In quest’ottica, non possiamo che plaudire alla presa di posizione del sindaco dell’Aquila Pierluigi Biondi che, nel rispondere all’intervento del primario del reparto di Chirurgia dell’ospedale di Avezzano, Pierluigi Di Stefano, giudica non più rinviabile il processo che porti ad una “osmosi tra territori nell’ottica di una ottimizzazione delle prestazioni e dei servizi”.
Su questo punto, le nostre sollecitazioni sono note da anni. Tuttavia, è bene ricordare che anche l’Anaao si batte con forza in Abruzzo affinchè gli investimenti nella sanità pubblica non dimentichino le aree interne, anzi ne facciano emergere le potenzialità.
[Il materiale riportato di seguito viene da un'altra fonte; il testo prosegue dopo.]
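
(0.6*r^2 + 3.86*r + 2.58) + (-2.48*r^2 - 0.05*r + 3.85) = -1.88*r^2 + 3.81*r + 6.43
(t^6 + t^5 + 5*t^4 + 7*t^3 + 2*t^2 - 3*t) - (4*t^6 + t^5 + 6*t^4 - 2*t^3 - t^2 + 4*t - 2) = -3*t^6 - t^4 + 9*t^3 + 3*t^2 - 7*t + 2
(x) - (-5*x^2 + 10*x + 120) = 5*x^2 - 9*x - 120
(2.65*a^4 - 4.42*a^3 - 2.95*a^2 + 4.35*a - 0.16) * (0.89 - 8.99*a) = -23.8235*a^5 + 42.0943*a^4 + 22.5867*a^3 - 41.732*a^2 + 5.3099*a - 0.1424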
Ben venga, dunque, la creazione di un Dea di secondo livello L’Aquila-Teramo a cui agganciare le attività degli ospedali di primo livello che sono presenti sul territorio di riferimento, a cominciare da quelli di Avezzano e Sulmona e anche attraverso uno scambio di professionisti. In questo senso la nomina a direttrice sanitaria della Asl di Avezzano-Sulmona-L’Aquila della dottoressa Simonetta Santini, marsicana e primario del laboratorio analisi dell’Aquila (di cui ignoriamo le idee politiche ma conosciamo bene la professionalità e lo spirito costruttivo), va nella direzione che abbiamo indicato, ovvero unire questo territorio e non dividerlo su sterili beghe di campanile che servono per tutelare gli interessi di pochi.